EVA Narrative – December 6th
Yesterday Alex and I took the Phobos rover to the foot of North ridge. This ridge dominates the northern skyline of the station. I have admired this fill on all three previous visits, as well as every day since we have been here. But I have never climbed it – until now. Time on the EVA was constrained by the limited batter power of Alex’s astronaut user interface-the SUIt. So we could not afford to dawdle. We found a promising looking climbing gully and then a connecting ridge and scrambled to the top. Warm work, but the panorama was worth it.
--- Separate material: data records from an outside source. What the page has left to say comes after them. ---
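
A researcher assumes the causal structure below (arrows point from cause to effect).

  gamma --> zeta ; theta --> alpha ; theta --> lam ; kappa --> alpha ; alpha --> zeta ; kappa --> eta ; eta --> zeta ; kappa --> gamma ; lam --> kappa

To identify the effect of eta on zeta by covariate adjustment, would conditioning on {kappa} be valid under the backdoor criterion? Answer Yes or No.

Yes

Backdoor paths from eta to zeta (paths whose first edge points into eta):
  P1: eta <- kappa <- lam <- theta -> alpha -> zeta
  P2: eta <- kappa -> gamma -> zeta
  P3: eta <- kappa -> alpha -> zeta
Condition 1 (no descendant of eta in the set): holds — descendants of eta are {zeta}; none are in {kappa}.
Condition 2 (every backdoor path blocked by {kappa}):
  P1: blocked at chain node kappa ∈ conditioning set.
  P2: blocked at fork node kappa ∈ conditioning set.
  P3: blocked at fork node kappa ∈ conditioning set.
{kappa} satisfies the backdoor criterion.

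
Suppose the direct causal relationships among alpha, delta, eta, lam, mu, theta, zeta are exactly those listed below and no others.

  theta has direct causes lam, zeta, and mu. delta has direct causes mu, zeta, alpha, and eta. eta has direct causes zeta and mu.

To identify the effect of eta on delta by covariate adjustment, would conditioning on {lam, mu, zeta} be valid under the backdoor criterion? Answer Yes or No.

Backdoor paths from eta to delta (paths whose first edge points into eta):
  P1: eta <- mu -> delta
  P2: eta <- mu -> theta <- zeta -> delta
  P3: eta <- zeta -> delta
  P4: eta <- zeta -> theta <- mu -> delta
Condition 1 (no descendant of eta in the set): holds — descendants of eta are {delta}; none are in {lam, mu, zeta}.
Condition 2 (every backdoor path blocked by {lam, mu, zeta}):
  P1: blocked at fork node mu ∈ conditioning set.
  P2: blocked at fork node mu ∈ conditioning set.
  P3: blocked at fork node zeta ∈ conditioning set.
  P4: blocked at fork node zeta ∈ conditioning set.
{lam, mu, zeta} satisfies the backdoor criterion.

Yes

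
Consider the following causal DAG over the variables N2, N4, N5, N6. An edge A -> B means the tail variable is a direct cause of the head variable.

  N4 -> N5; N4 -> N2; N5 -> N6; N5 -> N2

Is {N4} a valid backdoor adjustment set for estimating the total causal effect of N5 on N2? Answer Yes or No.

Yes

Backdoor paths from N5 to N2 (paths whose first edge points into N5):
  P1: N5 <- N4 -> N2
Condition 1 (no descendant of N5 in the set): holds — descendants of N5 are {N2, N6}; none are in {N4}.
Condition 2 (every backdoor path blocked by {N4}):
  P1: blocked at fork node N4 ∈ conditioning set.
{N4} satisfies the backdoor criterion.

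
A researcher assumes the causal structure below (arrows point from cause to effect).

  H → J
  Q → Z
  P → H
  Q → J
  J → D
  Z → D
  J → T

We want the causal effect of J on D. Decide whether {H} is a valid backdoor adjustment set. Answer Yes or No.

Backdoor paths from J to D (paths whose first edge points into J):
  P1: J <- Q -> Z -> D
Condition 1 (no descendant of J in the set): holds — descendants of J are {D, T}; none are in {H}.
Condition 2 (every backdoor path blocked by {H}):
  P1: open — no interior node is in the conditioning set.
{H} does not satisfy the backdoor criterion.

No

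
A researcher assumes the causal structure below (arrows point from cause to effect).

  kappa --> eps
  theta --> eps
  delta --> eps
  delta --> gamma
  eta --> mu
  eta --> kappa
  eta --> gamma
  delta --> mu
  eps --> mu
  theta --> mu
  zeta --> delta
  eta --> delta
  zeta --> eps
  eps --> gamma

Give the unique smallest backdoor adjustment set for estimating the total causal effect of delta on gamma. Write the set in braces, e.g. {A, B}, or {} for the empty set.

{eta, zeta}

Variables eligible for adjustment (non-descendants of delta, excluding delta and gamma): {eta, kappa, theta, zeta}.
Backdoor paths from delta to gamma:
  P1: delta <- eta -> kappa -> eps -> gamma
  P2: delta <- eta -> mu <- theta -> eps -> gamma
  P3: delta <- eta -> mu <- eps -> gamma
  P4: delta <- eta -> gamma
  P5: delta <- zeta -> eps <- theta -> mu <- eta -> gamma
  P6: delta <- zeta -> eps <- kappa <- eta -> gamma
  P7: delta <- zeta -> eps -> mu <- eta -> gamma
  P8: delta <- zeta -> eps -> gamma
The empty set is not sufficient: P1 (delta <- eta -> kappa -> eps -> gamma) has no collider blocking it and no conditioned non-collider, so it is open.
Try {eta, zeta}:
  P1: blocked at fork node eta ∈ conditioning set.
  P2: blocked at fork node eta ∈ conditioning set.
  P3: blocked at fork node eta ∈ conditioning set.
  P4: blocked at fork node eta ∈ conditioning set.
  P5: blocked at fork node zeta ∈ conditioning set.
  P6: blocked at fork node zeta ∈ conditioning set.
  P7: blocked at fork node zeta ∈ conditioning set.
  P8: blocked at fork node zeta ∈ conditioning set.
{eta, zeta} contains no descendant of delta and blocks every backdoor path.
Every element of {eta, zeta} is needed (dropping eta leaves P1 open; dropping zeta leaves P8 open), so no proper subset is valid.
Among all size-2 subsets of the eligible variables, only {eta, zeta} blocks every backdoor path, so it is the unique smallest valid adjustment set.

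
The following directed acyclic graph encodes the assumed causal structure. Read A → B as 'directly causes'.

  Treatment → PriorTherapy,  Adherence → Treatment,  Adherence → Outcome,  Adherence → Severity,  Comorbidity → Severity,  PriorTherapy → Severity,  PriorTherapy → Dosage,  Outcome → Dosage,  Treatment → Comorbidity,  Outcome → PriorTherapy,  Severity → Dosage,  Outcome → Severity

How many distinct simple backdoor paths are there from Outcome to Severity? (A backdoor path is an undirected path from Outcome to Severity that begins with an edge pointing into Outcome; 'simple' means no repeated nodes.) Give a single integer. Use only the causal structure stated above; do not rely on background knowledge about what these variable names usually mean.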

There was a magnificent view in all directions. To the east there was a range of snow capped mountains to the south were the Henry Mountains, also mantled in snow. Nortnwe could see the San Rafael Swell and west was Skyline Rim, Factory Butte and the snowy Aquarius Plateau beyond. In the middle ground were the red, brown, white, green and purple strata, beehive shaded hills, and sinuous ridges of the Pinto Hills.
Geologically I had also wanted to determine whether the resistant capping of North Ridge was of the Cretaceous Dakota Sandstone or whether it was if a sandstone or conglomerate lens within the Morrison Formation. I was specifically hoping to find the distinctive fossils of the Dakota Sandstone, the oyster known as Gryphea. Failing that I was hoping to find the almost as distinctive trace fossils (mostly burrows) of the Formation. Unfortunately I found neither, just cross-bedded conglomerates and sandstone. There were a few non-descript burrows but these, combined with the bimodal current directions, indicating reversing flow directions, suggest a shallow marine environment, and thus the Dakota Formation. This is contrast to the more or less uni-modal current directions of the river deposited Morrison Formation. Also the conglomerate sandstone cap was at the same elevation as Hab ridge to the west, consistent with it being the Dakota Sandstone. This is often the case in geology, there are no clear-cut answers, just sifting through and weighing multiple competing alternatives.
Low power in Alex’s SUIt forced us to return sooner than we would have liked, but it was a most successful and enjoyable EVA.